Die Generalstaatsanwaltschaft Dresden warf den Angeklagten Landfriedensbruch im besonders schweren Fall und gefährliche Körperverletzung in elf Fällen vor und beantragte vor Gericht, die Angeklagten nach Jugendstrafrecht zu verwarnen beziehungsweise ihnen Arbeitsstunden aufzuerlegen. Die Verteidiger forderten Freispruch.

Die Kammer kam zwar zu dem Schluss, dass der vierte Angeklagte damals drei Personen beleidigte. Weil diese keinen Strafantrag stellten, war das Verfahren aber einzustellen.

Die Angeklagten sollen im September 2018 nach einem sogenannten Trauermarsch von AfD, Pegida und der rechtsextremen Vereinigung Pro Chemnitz gemeinsam mit anderen Teilnehmern einer Gegendemonstration angegriffen haben. Mehrere Menschen wurden damals verletzt.

Zuvor war Ende August 2018 am Rande des Chemnitzer Stadtfests ein Mann getötet worden, worauf es zu gewaltsamen Ausschreitungen in der sächsischen Stadt kam. Wegen des Tötungsdelikts wurde später ein Syrer zu neuneinhalb Jahren Haft verurteilt.

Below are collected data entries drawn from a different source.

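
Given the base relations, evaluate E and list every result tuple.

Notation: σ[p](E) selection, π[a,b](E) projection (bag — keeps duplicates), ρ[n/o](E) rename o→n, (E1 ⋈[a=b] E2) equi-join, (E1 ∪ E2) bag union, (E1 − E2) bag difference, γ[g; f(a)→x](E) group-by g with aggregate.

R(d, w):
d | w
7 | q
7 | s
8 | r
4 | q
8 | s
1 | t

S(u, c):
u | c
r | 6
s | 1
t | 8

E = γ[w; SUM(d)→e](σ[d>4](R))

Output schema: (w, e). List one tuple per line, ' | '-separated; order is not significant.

Stepwise |·|:
  R → 6
  σ[d>4](R) → 4
  γ[w; SUM(d)→e](σ[d>4](R)) → 3

== RESULT ==
w | e
q | 7
r | 8
s | 15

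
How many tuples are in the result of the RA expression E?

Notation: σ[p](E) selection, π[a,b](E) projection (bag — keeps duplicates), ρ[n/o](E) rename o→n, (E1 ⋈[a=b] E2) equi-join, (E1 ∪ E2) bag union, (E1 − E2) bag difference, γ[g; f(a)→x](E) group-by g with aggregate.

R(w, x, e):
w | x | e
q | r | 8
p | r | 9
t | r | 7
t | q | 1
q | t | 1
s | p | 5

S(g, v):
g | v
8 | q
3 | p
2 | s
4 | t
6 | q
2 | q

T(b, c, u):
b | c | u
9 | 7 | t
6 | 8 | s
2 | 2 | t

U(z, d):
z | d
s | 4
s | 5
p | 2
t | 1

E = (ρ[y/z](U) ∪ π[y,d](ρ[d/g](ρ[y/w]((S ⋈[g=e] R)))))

Per-node cardinality:
  U → 4
  ρ[y/z](U) → 4
  S → 6
  R → 6
  (S ⋈[g=e] R) → 1
  ρ[y/w]((S ⋈[g=e] R)) → 1
  ρ[d/g](ρ[y/w]((S ⋈[g=e] R))) → 1
  π[y,d](ρ[d/g](ρ[y/w]((S ⋈[g=e] R)))) → 1
  (ρ[y/z](U) ∪ π[y,d](ρ[d/g](ρ[y/w]((S ⋈[g=e] R))))) → 5

|E| = 5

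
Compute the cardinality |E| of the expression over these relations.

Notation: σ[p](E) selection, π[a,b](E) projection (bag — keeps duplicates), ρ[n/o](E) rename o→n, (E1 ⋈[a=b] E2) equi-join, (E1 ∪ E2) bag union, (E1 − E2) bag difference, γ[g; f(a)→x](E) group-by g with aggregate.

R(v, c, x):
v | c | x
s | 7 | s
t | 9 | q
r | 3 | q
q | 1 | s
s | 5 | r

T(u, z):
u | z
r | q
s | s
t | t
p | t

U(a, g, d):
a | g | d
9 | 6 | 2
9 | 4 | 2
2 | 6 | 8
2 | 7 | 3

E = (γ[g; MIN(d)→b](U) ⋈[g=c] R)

Per-node cardinality:
  U → 4
  γ[g; MIN(d)→b](U) → 3
  R → 5
  (γ[g; MIN(d)→b](U) ⋈[g=c] R) → 1

|E| = 1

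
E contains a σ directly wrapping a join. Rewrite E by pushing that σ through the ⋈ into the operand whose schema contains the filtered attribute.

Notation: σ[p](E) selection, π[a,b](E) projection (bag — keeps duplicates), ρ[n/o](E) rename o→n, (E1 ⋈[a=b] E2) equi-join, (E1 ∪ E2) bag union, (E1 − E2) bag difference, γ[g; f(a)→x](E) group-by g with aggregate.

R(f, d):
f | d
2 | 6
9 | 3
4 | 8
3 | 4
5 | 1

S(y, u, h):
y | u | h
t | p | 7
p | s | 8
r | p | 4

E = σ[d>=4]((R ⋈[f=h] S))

σ filters on d, owned by the left side.
E' = (σ[d>=4](R) ⋈[f=h] S)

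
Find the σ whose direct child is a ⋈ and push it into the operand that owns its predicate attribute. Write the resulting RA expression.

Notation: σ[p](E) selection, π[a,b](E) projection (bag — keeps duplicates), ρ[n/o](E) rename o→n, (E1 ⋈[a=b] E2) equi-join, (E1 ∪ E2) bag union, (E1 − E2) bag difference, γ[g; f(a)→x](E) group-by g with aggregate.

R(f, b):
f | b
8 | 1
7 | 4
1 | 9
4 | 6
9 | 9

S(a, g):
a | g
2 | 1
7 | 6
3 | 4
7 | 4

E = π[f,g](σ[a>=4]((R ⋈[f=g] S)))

σ filters on a, owned by the right side.
E' = π[f,g]((R ⋈[f=g] σ[a>=4](S)))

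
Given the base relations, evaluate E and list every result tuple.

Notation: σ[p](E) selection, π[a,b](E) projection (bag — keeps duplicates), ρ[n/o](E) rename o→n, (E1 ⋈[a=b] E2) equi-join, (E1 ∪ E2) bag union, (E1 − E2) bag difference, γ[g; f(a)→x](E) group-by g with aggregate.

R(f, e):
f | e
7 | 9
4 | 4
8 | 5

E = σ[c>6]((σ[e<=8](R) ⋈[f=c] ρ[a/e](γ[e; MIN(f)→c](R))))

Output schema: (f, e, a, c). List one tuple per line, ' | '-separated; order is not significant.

Subexpression sizes:
  R → 3
  σ[e<=8](R) → 2
  R → 3
  γ[e; MIN(f)→c](R) → 3
  ρ[a/e](γ[e; MIN(f)→c](R)) → 3
  (σ[e<=8](R) ⋈[f=c] ρ[a/e](γ[e; MIN(f)→c](R))) → 2
  σ[c>6]((σ[e<=8](R) ⋈[f=c] ρ[a/e](γ[e; MIN(f)→c](R)))) → 1

== RESULT ==
f | e | a | c
8 | 5 | 5 | 8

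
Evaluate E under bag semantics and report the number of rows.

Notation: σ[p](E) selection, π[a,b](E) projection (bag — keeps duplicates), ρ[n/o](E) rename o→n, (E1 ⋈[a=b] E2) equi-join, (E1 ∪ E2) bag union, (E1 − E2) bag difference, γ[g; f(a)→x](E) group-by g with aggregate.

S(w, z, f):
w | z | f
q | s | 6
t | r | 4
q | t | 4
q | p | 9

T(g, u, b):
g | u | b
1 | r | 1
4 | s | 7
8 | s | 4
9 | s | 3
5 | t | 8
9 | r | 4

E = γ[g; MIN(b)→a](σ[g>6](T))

Subexpression sizes:
  T → 6
  σ[g>6](T) → 3
  γ[g; MIN(b)→a](σ[g>6](T)) → 2

|E| = 2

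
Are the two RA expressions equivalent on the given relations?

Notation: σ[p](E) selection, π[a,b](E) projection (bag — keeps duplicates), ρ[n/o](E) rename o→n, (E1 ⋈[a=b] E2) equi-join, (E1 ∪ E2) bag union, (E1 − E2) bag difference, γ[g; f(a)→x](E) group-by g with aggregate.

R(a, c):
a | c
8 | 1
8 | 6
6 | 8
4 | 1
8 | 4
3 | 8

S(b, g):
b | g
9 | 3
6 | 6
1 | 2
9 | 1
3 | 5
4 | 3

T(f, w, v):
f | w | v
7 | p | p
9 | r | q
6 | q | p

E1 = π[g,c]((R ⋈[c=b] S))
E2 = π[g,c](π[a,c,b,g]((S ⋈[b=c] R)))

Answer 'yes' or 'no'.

E1 row counts bottom-up:
  R → 6
  S → 6
  (R ⋈[c=b] S) → 4
  π[g,c]((R ⋈[c=b] S)) → 4
E2 row counts bottom-up:
  S → 6
  R → 6
  (S ⋈[b=c] R) → 4
  π[a,c,b,g]((S ⋈[b=c] R)) → 4
  π[g,c](π[a,c,b,g]((S ⋈[b=c] R))) → 4

E1 and E2 produce the same multiset:
g | c
2 | 1
2 | 1
3 | 4
6 | 6

yes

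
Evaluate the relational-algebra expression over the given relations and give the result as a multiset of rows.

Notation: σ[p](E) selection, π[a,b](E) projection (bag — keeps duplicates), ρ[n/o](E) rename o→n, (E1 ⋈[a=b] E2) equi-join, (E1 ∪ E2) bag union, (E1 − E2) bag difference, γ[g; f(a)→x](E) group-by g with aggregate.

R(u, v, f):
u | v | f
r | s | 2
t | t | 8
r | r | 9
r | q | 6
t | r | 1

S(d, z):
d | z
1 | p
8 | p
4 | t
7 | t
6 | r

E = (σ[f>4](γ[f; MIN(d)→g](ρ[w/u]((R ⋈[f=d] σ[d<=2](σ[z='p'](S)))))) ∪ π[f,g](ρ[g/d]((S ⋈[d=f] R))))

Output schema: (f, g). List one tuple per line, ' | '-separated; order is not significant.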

In einem ersten Prozess wegen des damaligen Geschehens stellte das Landgericht im Januar 2024 das Verfahren gegen drei verbliebene von ursprünglich neun Angeklagten ein. Sie mussten jeweils 1000 Euro an soziale Einrichtungen zahlen. Zuvor hatte sich die Zahl der Angeklagten bereits dezimiert, unter anderem wegen Verfahrenseinstellungen oder weil ein Angeklagter untergetaucht und ein anderer in der Psychiatrie war.

Ein dritter Prozess in dem Komplex gegen zwei weitere mutmaßliche Beteiligte der Ausschreitungen soll nach Gerichtsangaben am 8. September beginnen.